Banana Conversations

            My son may never get to taste a banana. Scientists say in the next ten years or so the banana may join the dinosaurs and become extinct. There is a bacterial disease that started in Panama that is attacking bananas and evolving and adapting at a rapid pace. At this point there is no cure for this banana disease and in as little as a decade bananas may be extinct.
            I say son because I have always pictured having son. Having a daughter scares me. Girls are more vulnerable than boys. I picture lying awake in bed waiting for my seventeen year old daughter to return home from her first date. Her date will have taken her somewhere nice because I will have instilled in her principles of respect. Her curfew wouldn’t be early because I will remember the asshole dads that I had to deal with in high school relationships, but it wouldn’t be late because I would remember the reasons I crept in to my house at two in the morning hoping not to wake my parents. I will toss and turn with worries. Is she happy? Is he respecting her? Is he using her? Is she being “safe”? Would she tell me if she wasn’t?
             My mom got pregnant when she was sixteen and her parents took her out of school. She went to live in a home for seven months of her pregnancy. Her parents made her give the baby up for adoption. I didn’t find out about this until I was thirteen and I have seen the effects it can have on an entire family. My mom said it was the hardest thing she ever had to do, and to this day I sometimes console her as she cries about it forty four years later.
            My wife will be fast asleep. Being a girl herself she would be confident in having raised our daughter “the right way.” But not me. My eyes will remain open and red until I hear our front door lock as my daughter tip toes up the stairs and considerately closes her door as to not wake us up. She will be ten minutes early.

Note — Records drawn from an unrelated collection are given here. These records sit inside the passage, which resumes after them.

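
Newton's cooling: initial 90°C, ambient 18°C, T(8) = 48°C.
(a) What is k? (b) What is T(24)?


Newton's law: T(t) = T_a + (T₀ - T_a)e^(-kt).
(a) Use T(8) = 48: (48 - 18)/(90 - 18) = e^(-k·8), so k = -ln(0.417)/8 ≈ 0.1094.
(b) Apply k to t = 24: T(24) = 18 + (72)e^(-2.626) ≈ 23.2°C.


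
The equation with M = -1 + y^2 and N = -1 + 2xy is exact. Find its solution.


Check exactness: ∂M/∂y = 2y and ∂N/∂x = 2y; equal, so the equation is exact.
Integrate M with respect to x (treating y as constant): ∫M dx = -x + xy^2 + h(y).
Differentiate w.r.t. y and set equal to N: the x-dependent terms already match, leaving h'(y) = -1. Integrate: h(y) = -y.
So F(x,y) = -x - y + xy^2.
General solution: -x - y + xy^2 = C.


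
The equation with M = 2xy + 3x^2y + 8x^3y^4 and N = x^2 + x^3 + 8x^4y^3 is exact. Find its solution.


Check exactness: ∂M/∂y = 2x + 3x^2 + 32x^3y^3 and ∂N/∂x = 2x + 3x^2 + 32x^3y^3; equal, so the equation is exact.
Integrate M with respect to x (treating y as constant): ∫M dx = x^2y + x^3y + 2x^4y^4 + h(y).
Differentiate w.r.t. y and set equal to N: all terms match, so h'(y) = 0 and h is a constant absorbed into C.
General solution: x^2y + x^3y + 2x^4y^4 = C.


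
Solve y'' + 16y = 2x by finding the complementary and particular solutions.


Homogeneous: r² + 16 = 0 ⇒ r = ±4i, y_h = C₁cos(4x) + C₂sin(4x).
Polynomial forcing; try y_p = Ax + B. Then y_p'' + 16 y_p = 16(Ax + B) = 2x, so B = 0 and A = 1/8.
General solution: y = C₁cos(4x) + C₂sin(4x) + (1/8)x.


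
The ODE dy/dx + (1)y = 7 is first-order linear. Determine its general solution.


P(x) = 1, Q(x) = 7; integrating factor μ = e^(x).
(μ y)' = 7e^(x) ⇒ μ y = 7e^(x) + C.
Divide by μ: y = 7 + Ce^(-x).


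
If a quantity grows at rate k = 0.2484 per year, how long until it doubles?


Exponential growth: P(t) = P₀ e^(0.2484t). Set P(t)/P₀ = 2: e^(0.2484t) = 2.
Solve: t = ln(2)/0.2484 ≈ 2.79 years.


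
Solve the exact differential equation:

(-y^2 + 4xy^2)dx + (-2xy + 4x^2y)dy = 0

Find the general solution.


Check exactness: ∂M/∂y = -2y + 8xy and ∂N/∂x = -2y + 8xy; equal, so the equation is exact.
Integrate M with respect to x (treating y as constant): ∫M dx = -xy^2 + 2x^2y^2 + h(y).
Differentiate w.r.t. y and set equal to N: all terms match, so h'(y) = 0 and h is a constant absorbed into C.
General solution: -xy^2 + 2x^2y^2 = C.


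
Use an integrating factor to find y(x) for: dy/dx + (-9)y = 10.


P(x) = -9 ⇒ μ = e^(-9x).
(μ y)' = 10e^(-9x) ⇒ μ y = -(10/9)e^(-9x) + C.
Divide by μ: y = -10/9 + Ce^(9x).


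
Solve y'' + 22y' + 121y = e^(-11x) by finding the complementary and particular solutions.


Characteristic polynomial (r + 11)² = 0; repeated root r = -11.
y_h = (C₁ + C₂x)e^(-11x). Forcing matches the repeated root (resonance), so try y_p = Ax² e^(-11x).
Substitute and solve for A: 2A = 1, so A = 1/2.
General solution: y = (C₁ + C₂x + (1/2)x²)e^(-11x).


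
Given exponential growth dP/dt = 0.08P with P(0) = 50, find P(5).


The ODE dP/dt = 0.08P has solution P(t) = P(0)e^(0.08t).
Substitute P(0) = 50 and t = 5: P(5) = 50 e^(0.40) ≈ 75.


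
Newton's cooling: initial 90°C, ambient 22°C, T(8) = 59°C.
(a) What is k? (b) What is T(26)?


Newton's law: T(t) = T_a + (T₀ - T_a)e^(-kt).
(a) Use T(8) = 59: (59 - 22)/(90 - 22) = e^(-k·8), so k = -ln(0.544)/8 ≈ 0.0761.
(b) Apply k to t = 26: T(26) = 22 + (68)e^(-1.978) ≈ 31.4°C.


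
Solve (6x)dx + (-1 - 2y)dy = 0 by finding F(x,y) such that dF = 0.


Check exactness: ∂M/∂y = 0 and ∂N/∂x = 0; equal, so the equation is exact.
Integrate M with respect to x (treating y as constant): ∫M dx = 3x^2 + h(y).
Differentiate w.r.t. y and set equal to N: the x-dependent terms already match, leaving h'(y) = -1 - 2y. Integrate: h(y) = -y - y^2.
So F(x,y) = 3x^2 - y - y^2.
General solution: 3x^2 - y - y^2 = C.


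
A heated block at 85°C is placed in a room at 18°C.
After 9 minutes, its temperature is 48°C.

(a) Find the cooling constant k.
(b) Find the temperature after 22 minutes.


Newton's law: T(t) = T_a + (T₀ - T_a)e^(-kt).
(a) Use T(9) = 48: (48 - 18)/(85 - 18) = e^(-k·9), so k = -ln(0.448)/9 ≈ 0.0893.
(b) Apply k to t = 22: T(22) = 18 + (67)e^(-1.964) ≈ 27.4°C.


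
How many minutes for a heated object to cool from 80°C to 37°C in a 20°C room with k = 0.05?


From T(t) = T_a + (T₀ - T_a)e^(-kt), set T(t) = 37:
(37 - 20) / (80 - 20) = e^(-0.05t), so t = -ln(0.283)/0.05 ≈ 25.2 minutes.


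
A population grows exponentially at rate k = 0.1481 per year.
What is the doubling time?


Exponential growth: P(t) = P₀ e^(0.1481t). Set P(t)/P₀ = 2: e^(0.1481t) = 2.
Solve: t = ln(2)/0.1481 ≈ 4.68 years.


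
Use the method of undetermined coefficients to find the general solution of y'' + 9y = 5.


Homogeneous part: r² + 9 = 0 ⇒ r = ±3i, so y_h = C₁cos(3x) + C₂sin(3x).
Try constant y_p = A; plug in: 9A = 5 ⇒ A = 5/9.
General solution: y = C₁cos(3x) + C₂sin(3x) + 5/9.


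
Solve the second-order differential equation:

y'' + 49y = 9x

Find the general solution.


Homogeneous: r² + 49 = 0 ⇒ r = ±7i, y_h = C₁cos(7x) + C₂sin(7x).
Polynomial forcing; try y_p = Ax + B. Then y_p'' + 49 y_p = 49(Ax + B) = 9x, so B = 0 and A = 9/49.
General solution: y = C₁cos(7x) + C₂sin(7x) + (9/49)x.


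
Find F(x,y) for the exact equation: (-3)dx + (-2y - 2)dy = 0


Check exactness: ∂M/∂y = 0 and ∂N/∂x = 0; equal, so the equation is exact.
Integrate M with respect to x (treating y as constant): ∫M dx = -3x + h(y).
Differentiate w.r.t. y and set equal to N: the x-dependent terms already match, leaving h'(y) = -2y - 2. Integrate: h(y) = -y^2 - 2y.
So F(x,y) = -y^2 - 2y - 3x.
General solution: -y^2 - 2y - 3x = C.


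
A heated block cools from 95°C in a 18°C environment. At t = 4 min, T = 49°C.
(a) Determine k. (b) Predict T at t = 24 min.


Newton's law: T(t) = T_a + (T₀ - T_a)e^(-kt).
(a) Use T(4) = 49: (49 - 18)/(95 - 18) = e^(-k·4), so k = -ln(0.403)/4 ≈ 0.2275.
(b) Apply k to t = 24: T(24) = 18 + (77)e^(-5.459) ≈ 18.3°C.


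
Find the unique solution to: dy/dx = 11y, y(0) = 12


General solution of y' = 11y is y = Ce^(11x).
Apply y(0) = 12: C = 12.
Particular solution: y = 12e^(11x).


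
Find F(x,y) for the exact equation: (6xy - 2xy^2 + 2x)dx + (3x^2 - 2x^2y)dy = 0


Check exactness: ∂M/∂y = 6x - 4xy and ∂N/∂x = 6x - 4xy; equal, so the equation is exact.
Integrate M with respect to x (treating y as constant): ∫M dx = 3x^2y - x^2y^2 + x^2 + h(y).
Differentiate w.r.t. y and set equal to N: all terms match, so h'(y) = 0 and h is a constant absorbed into C.
General solution: 3x^2y - x^2y^2 + x^2 = C.


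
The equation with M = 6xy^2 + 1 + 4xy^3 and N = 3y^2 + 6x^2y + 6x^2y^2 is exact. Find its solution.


Check exactness: ∂M/∂y = 12xy + 12xy^2 and ∂N/∂x = 12xy + 12xy^2; equal, so the equation is exact.
Integrate M with respect to x (treating y as constant): ∫M dx = 3x^2y^2 + x + 2x^2y^3 + h(y).
Differentiate w.r.t. y and set equal to N: the x-dependent terms already match, leaving h'(y) = 3y^2. Integrate: h(y) = y^3.
So F(x,y) = y^3 + 3x^2y^2 + x + 2x^2y^3.
General solution: y^3 + 3x^2y^2 + x + 2x^2y^3 = C.


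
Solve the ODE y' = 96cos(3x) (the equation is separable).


g(y) = 1, so integrate directly: y = ∫ 96cos(3x) dx = 32sin(3x) + C.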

            With a son I feel like I’d have more control. Being raised by my mom, two older sisters, and my sensitive and sweet father I feel like I understand respect, and I would make sure my son would too. I would teach him what it means to be a man and that sensitivity is not a “girly” trait. I would tell him the mistakes I have made, and I would let him make some of his own. I picture having a conversation with my seventeen year old son before going on his first date. Go inside and introduce yourself to her parents. Shake their hands and look them in the eyes. He will be taking her somewhere nice because I will have instilled in him principles of respect. I will give him some money (that he insists on not taking) so that he can continue saving up for whatever new and exciting technological device is out at that time. Be yourself. Make her happy. Don’t lead her on if you’re not into her. Be “safe.” My son will not have a curfew but I will tell him to take his date home ten minutes before hers.
            I will love my son. I will wait up for him until he gets home. When he gets home I will sit with him in the kitchen and talk about his night. We will whisper and muffle our laughs as to not wake my wife. He will try to give me the change from dinner but I’ll tell him to keep it. It will be late but we won’t care. He’s young, and I’ll remember being young. We will talk for hours. About school. About sports. And about bananas.